I appreciate your exchanges, people.
Going back to the resistor measurement. Imagine I want to measure a resistor's resistance, and that it's true value is 308 ohm. I use a current source giving a current of intensity 25 uA (uncertainty or standard deviation of 10%) and I measure a voltage of 7.7 mV (SD 2% as in hutchphd's example). A lucky strike, I know, this yields the true value for R, but this doesn't matter.
Out of a single measurement, Monte Carlo gives me the following histogram for R:
The obtained simulations give me that R = 308 +16 -14 ohm. I reported the median and the 68% confidence interval, but of course I can get the mean, standard deviation and any other commonly reported stats. The analytical formula tells me that R = 308 +/- 32 Ohm (it makes sense, it's slightly higher than 10% of R, which it should since the biggest uncertainty comes from the current, which is 10%). I am not sure why there is such a disparity between MC and the analytical formula, as the histogram does not differ that much from a Gaussian. I probably goofed with the confidence interval.

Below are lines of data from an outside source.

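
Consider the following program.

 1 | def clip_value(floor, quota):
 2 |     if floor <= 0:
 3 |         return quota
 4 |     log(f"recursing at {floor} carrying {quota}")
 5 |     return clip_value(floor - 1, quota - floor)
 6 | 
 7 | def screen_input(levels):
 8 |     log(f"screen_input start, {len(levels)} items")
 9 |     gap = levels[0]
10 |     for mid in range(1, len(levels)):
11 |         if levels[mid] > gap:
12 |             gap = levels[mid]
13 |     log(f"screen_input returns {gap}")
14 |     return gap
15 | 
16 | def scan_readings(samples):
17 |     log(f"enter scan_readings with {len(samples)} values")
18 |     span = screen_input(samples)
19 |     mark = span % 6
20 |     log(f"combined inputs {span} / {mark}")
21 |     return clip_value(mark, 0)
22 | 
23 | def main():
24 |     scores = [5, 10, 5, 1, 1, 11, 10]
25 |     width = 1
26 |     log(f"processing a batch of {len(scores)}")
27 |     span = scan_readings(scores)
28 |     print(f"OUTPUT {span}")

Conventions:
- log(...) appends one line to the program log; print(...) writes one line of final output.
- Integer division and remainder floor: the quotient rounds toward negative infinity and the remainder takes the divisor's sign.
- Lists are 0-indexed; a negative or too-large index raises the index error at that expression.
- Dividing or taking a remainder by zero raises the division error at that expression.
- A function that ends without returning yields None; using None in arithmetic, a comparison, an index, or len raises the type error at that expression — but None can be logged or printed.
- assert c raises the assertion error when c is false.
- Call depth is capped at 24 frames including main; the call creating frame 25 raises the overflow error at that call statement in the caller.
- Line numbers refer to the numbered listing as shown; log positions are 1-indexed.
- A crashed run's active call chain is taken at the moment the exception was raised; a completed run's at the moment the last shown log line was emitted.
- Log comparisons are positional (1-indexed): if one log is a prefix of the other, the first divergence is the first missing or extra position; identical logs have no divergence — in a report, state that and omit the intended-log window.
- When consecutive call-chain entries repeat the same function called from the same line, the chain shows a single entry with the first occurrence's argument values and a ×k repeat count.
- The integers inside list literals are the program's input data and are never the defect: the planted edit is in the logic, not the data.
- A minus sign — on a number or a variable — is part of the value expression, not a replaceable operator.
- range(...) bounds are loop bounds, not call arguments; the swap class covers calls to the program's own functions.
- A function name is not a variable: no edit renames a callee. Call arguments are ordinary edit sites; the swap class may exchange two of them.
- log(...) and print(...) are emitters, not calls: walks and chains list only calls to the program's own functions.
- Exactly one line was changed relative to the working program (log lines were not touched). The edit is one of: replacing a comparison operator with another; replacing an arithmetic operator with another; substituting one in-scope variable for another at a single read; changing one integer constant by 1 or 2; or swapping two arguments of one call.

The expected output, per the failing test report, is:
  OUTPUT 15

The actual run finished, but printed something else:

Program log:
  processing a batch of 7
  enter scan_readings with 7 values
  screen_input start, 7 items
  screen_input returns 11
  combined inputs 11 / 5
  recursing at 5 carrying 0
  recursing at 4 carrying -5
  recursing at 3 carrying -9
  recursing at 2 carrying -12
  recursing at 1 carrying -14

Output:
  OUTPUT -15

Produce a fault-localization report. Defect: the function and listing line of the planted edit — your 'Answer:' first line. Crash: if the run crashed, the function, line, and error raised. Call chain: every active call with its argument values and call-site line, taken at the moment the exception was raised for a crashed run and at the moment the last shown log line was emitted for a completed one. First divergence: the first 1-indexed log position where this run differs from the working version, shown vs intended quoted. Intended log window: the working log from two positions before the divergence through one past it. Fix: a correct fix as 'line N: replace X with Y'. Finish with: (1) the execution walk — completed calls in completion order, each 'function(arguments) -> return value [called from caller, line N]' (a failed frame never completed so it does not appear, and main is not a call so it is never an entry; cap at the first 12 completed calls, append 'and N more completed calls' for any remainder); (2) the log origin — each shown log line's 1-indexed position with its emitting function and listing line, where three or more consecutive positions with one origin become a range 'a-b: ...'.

Answer: the defect is in clip_value at line 5.
Core observation: The log first diverges at position 7: the faulty run prints 'recursing at 4 carrying -5' where the working version prints 'recursing at 4 carrying 5'.
Call chain: main -> scan_readings([5, 10, 5, 1, 1, 11, 10]) (called at line 27) -> clip_value(5, 0) (called at line 21) -> clip_value(4, -5) (called at line 5) ×4.
First divergence: position 7 — the shown line 'recursing at 4 carrying -5' should read 'recursing at 4 carrying 5'.
Intended log window:
  5: combined inputs 11 / 5
  6: recursing at 5 carrying 0
  7: recursing at 4 carrying 5
  8: recursing at 3 carrying 9
Execution walk:
  screen_input([5, 10, 5, 1, 1, 11, 10]) -> 11  [called from scan_readings, line 18]
  clip_value(0, -15) -> -15  [called from clip_value, line 5]
  clip_value(1, -14) -> -15  [called from clip_value, line 5]
  clip_value(2, -12) -> -15  [called from clip_value, line 5]
  clip_value(3, -9) -> -15  [called from clip_value, line 5]
  clip_value(4, -5) -> -15  [called from clip_value, line 5]
  clip_value(5, 0) -> -15  [called from scan_readings, line 21]
  scan_readings([5, 10, 5, 1, 1, 11, 10]) -> -15  [called from main, line 27]
Log origins:
  1: emitted by main (line 26)
  2: emitted by scan_readings (line 17)
  3: emitted by screen_input (line 8)
  4: emitted by screen_input (line 13)
  5: emitted by scan_readings (line 20)
  6-10: emitted by clip_value (line 4)
A correct fix: line 5: replace `quota - floor` with `quota + floor`.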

Anyway, if I am not doing things the wrong way, a sensitivity analysis tells me what we already knew, i.e. that the histogram will not change much even if the standard deviation of the voltage reaches 0 (for example by repeating the voltage measurement reading an infinite number of times). But it also shows the histogram of R I would get if I managed to reduce the uncertainty in the current by a factor 10 (by making 100 measurements of the current, assuming that a lot of sources of error introduced by the use of an ammeter are negligible, which is not a given in real life conditions). See it for yourself:
With MC, I have to input the probability distributions of I and V, and it turns out that if I repeat the experiment N times, the uncertainty in either I or V will decrease by a factor of sqrt(N). This is not a property of the analytical formula alone, it's just a fact about the standard deviation of the mean, I believe. So I can use this factor and repeat the sensitivity analysis by reducing the standard deviation of I and/or V as I like. In this way, I do not quite entirely see why MC gives inferior insight than the analytical formula. The more I think about it, the more I get immersed in the complexity. For example, I would never do, in real life, the 4 measurements of I and 100 measurements of V. It is not as simple as that. If, for an experiment, only V is measured and in the other experiment only I is measured, then it's probably not exactly the same setup, I am not sure if it is as easy to analyze the results from such experiments. Here in my example of a resistor of 308 ohm, it may not matter, but if the resistance was about 1 ohm, plugging an ammeter could be quite annoying and change drastically the result.
I actually enjoy this example, because it could be a real life good example, since measuring accurately a resistance is sometimes required.